Harriet stirred herself from her daze, blinking as she found an owl perched in front of her. A familiar owl. The kind belonging to Hogwarts. It held its leg out then, one taloned claw pointedly holding out a letter. A familiar letter. Though there was different writing in that emerald green ink.

Miss H. Evans,

A Burnt Field,

Chippenham,

Wiltshire.

A burst of laughter escaped her at the sight. A burnt field beat the cupboard under the stairs any day. The owl hooted at her, even as her chest continued to shake with laughter at the sight of that letter and that ink. So many things were green. So many things were there to remind her of how she had stood before the killing curse and ended up not dead as she should have rightly been.

Her fingers fumbled, hurrying to untie the letter from the owl's leg, the familiar blood red wax seal staring back up at her and she pried open the letter. Green eyes scanned the page, reading through the words, startling at how much information for her was in that letter. She was going into Hogwarts for her third year, or so the letter told her, and her electives were Ancient Runes and Care of Magical Creatures. She ran her fingers over the parchment, feeling terribly numb and disbelieving, and the feeling of blankness and distance only grew as she spied the date the letter had been made and sent out. The day it was right then.

It wasn't the 2nd of May, 1998 – the date she had walked to her death. Rather it was the 21st of July – the same day all letters (except the original acceptance letters which always arrived just before the eleventh birthday of the young witch or wizard) came. A courtesy for muggleborns and introductions to the Wizarding World – those could hardly be squeezed into one or two days, more so when it came to convincing the highly religious parents to send their children off to a school for witches and wizards.

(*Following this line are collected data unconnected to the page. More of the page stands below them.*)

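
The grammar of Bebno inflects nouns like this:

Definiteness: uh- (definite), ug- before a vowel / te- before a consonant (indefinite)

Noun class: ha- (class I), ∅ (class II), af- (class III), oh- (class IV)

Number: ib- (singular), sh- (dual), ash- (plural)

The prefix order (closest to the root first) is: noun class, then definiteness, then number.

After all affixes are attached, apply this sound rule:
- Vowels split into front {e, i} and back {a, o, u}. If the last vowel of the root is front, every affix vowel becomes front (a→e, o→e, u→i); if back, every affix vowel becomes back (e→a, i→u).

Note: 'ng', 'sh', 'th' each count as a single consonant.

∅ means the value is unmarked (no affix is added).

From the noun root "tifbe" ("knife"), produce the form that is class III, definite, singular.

Attach noun class class III af- → aftifbe.
Attach definiteness definite uh- → uhaftifbe.
Attach number singular ib- → ibuhaftifbe.
Apply vowel harmony: ibuhaftifbe → ibiheftifbe.

ibiheftifbe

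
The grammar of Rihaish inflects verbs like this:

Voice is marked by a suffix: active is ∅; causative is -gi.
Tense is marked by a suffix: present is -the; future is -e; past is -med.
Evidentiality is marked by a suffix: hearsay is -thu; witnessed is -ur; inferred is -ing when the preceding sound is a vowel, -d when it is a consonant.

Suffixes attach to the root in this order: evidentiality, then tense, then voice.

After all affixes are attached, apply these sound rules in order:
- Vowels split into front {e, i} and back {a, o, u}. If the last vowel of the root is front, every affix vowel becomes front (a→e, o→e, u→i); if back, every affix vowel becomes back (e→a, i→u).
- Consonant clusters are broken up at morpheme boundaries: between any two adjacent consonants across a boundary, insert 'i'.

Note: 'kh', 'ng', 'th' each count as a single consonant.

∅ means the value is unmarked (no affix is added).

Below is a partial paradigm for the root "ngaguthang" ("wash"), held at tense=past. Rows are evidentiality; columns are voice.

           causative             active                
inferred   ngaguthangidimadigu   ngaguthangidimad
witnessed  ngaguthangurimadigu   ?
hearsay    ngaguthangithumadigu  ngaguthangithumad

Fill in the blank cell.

ngaguthangurimad

Attach evidentiality witnessed -ur → ngaguthangur.
Attach tense past -med → ngaguthangurmed.
voice = active: zero marking, form stays ngaguthangurmed.
Apply vowel harmony: ngaguthangurmed → ngaguthangurmad.
Apply epenthesis: ngaguthangurmad → ngaguthangurimad.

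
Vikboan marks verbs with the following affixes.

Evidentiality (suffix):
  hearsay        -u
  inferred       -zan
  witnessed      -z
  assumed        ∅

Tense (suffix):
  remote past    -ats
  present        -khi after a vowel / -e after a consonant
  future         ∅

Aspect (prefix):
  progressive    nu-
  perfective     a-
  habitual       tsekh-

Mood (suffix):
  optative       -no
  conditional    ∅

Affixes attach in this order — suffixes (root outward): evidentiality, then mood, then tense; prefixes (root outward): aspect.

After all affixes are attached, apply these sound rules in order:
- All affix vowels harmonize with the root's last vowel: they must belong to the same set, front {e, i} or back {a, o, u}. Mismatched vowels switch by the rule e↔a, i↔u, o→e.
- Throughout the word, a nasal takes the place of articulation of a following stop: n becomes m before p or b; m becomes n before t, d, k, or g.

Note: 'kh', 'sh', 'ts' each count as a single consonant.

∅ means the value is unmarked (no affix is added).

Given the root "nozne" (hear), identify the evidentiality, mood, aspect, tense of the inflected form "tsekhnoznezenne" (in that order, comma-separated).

inferred, optative, habitual, future

Segment: tsekh-nozne-zan-no.
evidentiality: -zan → inferred.
mood: -no → optative.
aspect: tsekh- → habitual.
tense: ∅ → future.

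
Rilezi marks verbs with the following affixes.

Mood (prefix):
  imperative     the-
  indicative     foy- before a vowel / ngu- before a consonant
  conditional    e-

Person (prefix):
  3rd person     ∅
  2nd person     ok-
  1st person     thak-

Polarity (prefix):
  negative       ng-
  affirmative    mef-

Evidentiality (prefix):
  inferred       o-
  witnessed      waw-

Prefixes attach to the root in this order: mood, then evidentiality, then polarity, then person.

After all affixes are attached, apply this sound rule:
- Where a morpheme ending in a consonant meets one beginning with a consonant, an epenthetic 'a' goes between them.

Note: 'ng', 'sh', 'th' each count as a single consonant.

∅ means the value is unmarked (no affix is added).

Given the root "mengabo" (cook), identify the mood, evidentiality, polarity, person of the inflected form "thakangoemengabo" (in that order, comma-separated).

conditional, inferred, negative, 1st person

Segment: thak-ng-o-e-mengabo.
mood: e- → conditional.
evidentiality: o- → inferred.
polarity: ng- → negative.
person: thak- → 1st person.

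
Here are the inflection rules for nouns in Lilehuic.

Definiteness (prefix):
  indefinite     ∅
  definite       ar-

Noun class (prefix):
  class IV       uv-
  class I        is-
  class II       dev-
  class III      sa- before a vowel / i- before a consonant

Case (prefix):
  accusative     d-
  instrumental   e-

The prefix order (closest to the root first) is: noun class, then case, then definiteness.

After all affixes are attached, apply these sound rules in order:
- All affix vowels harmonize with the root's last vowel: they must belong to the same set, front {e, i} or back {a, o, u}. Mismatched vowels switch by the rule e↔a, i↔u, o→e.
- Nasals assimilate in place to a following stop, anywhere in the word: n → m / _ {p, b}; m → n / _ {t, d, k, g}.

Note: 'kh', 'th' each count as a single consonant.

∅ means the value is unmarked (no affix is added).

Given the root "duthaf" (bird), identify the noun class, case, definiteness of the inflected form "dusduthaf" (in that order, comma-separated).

Segment: d-is-duthaf.
noun class: is- → class I.
case: d- → accusative.
definiteness: ∅ → indefinite.

class I, accusative, indefinite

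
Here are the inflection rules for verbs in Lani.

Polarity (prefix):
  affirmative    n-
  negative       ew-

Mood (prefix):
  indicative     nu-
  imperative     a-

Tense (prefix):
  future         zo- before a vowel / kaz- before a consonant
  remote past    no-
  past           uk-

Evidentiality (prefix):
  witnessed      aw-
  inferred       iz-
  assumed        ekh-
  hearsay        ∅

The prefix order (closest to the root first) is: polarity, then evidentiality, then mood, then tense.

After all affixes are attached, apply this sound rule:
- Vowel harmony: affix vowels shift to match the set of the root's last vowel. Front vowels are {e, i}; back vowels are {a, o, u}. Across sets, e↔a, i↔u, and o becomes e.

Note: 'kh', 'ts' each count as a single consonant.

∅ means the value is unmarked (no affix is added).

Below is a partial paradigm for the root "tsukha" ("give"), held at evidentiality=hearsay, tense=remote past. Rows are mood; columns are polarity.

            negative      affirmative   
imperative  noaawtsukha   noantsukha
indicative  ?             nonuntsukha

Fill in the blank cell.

nonuawtsukha

Attach polarity negative ew- → ewtsukha.
evidentiality = hearsay: zero marking, form stays ewtsukha.
Attach mood indicative nu- → nuewtsukha.
Attach tense remote past no- → nonuewtsukha.
Apply vowel harmony: nonuewtsukha → nonuawtsukha.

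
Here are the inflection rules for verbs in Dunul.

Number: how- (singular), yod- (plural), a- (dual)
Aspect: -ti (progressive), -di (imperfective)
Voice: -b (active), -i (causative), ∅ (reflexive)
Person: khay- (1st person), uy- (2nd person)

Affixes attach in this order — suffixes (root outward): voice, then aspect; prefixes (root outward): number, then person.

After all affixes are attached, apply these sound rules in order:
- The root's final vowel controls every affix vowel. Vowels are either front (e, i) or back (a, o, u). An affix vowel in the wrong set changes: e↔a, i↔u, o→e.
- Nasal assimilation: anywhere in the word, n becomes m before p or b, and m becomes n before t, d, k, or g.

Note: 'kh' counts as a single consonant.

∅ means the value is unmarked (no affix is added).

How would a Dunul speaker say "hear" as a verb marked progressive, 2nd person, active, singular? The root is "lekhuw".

uyhowlekhuwbtu

Attach voice active -b → lekhuwb.
Attach number singular how- → howlekhuwb.
Attach aspect progressive -ti → howlekhuwbti.
Attach person 2nd person uy- → uyhowlekhuwbti.
Apply vowel harmony: uyhowlekhuwbti → uyhowlekhuwbtu.
Nasal assimilation: no change.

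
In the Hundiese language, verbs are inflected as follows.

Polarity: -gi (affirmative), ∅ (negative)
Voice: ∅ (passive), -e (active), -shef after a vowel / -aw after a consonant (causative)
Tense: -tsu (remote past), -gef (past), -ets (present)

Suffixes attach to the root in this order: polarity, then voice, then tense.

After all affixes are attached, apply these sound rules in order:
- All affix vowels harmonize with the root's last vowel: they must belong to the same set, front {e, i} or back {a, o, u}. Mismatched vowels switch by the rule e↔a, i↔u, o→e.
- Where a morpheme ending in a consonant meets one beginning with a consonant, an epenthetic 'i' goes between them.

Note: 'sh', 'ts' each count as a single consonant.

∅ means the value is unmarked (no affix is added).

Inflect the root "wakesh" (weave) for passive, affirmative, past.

Attach polarity affirmative -gi → wakeshgi.
voice = passive: zero marking, form stays wakeshgi.
Attach tense past -gef → wakeshgigef.
Vowel harmony: no change.
Apply epenthesis: wakeshgigef → wakeshigigef.

wakeshigigef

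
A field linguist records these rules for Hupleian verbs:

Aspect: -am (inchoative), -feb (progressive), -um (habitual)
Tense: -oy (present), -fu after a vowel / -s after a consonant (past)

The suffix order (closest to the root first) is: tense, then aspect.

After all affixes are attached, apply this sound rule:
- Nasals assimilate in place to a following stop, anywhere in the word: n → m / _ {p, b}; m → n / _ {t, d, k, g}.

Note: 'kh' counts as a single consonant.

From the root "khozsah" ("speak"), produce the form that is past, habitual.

Attach tense past -s (after consonant 'h') → khozsahs.
Attach aspect habitual -um → khozsahsum.
Nasal assimilation: no change.

khozsahsum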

A courtesy she never received, for all she might as well have been a muggleborn. But what really got her were the four numbers following the 21st of July. Because that couldn't be right. It was 1998, not 1942. But at the same time, that would make the references to Grindelwald make that much more sense. He had still been terrorising Europe at that point, until a bit after the end of the muggle war – and Primary School had ensured that Harriet knew that much. But that also made so very little sense, because it being 1942 would mean some form of time travel—

"Time travel isn't simple, Harriet," she could vaguely remember Hermione saying in that no-nonsense tone of hers after quizzing her about the use of a time turner. The time when she had sneakily wondered if she could use it to go back, save her parents, and somehow live a normal, quiet life. "You can't just blithely go from one place to another without a plan."

Well, unless your name is Harriet Potter, the part of her mind which wasn't reeling in shock corrected snidely, and you happen to be fate's bitch, that is.

Though according to the letter – the magically written letter which was infallible thanks to Rowena Ravenclaw or so said Hermione in all her wisdom – her name was Harriet Evans and the year was 1942. She wondered if the aforementioned Potter's Luck still applied. A giggle escaped her, the way one could only laugh when their world had been turned on its head and shaken up like a snow globe for good measure, and the stares on her tiny form stung like pinpricks on the back of her neck. It probably did. Once fate's bitch, always fate's bitch.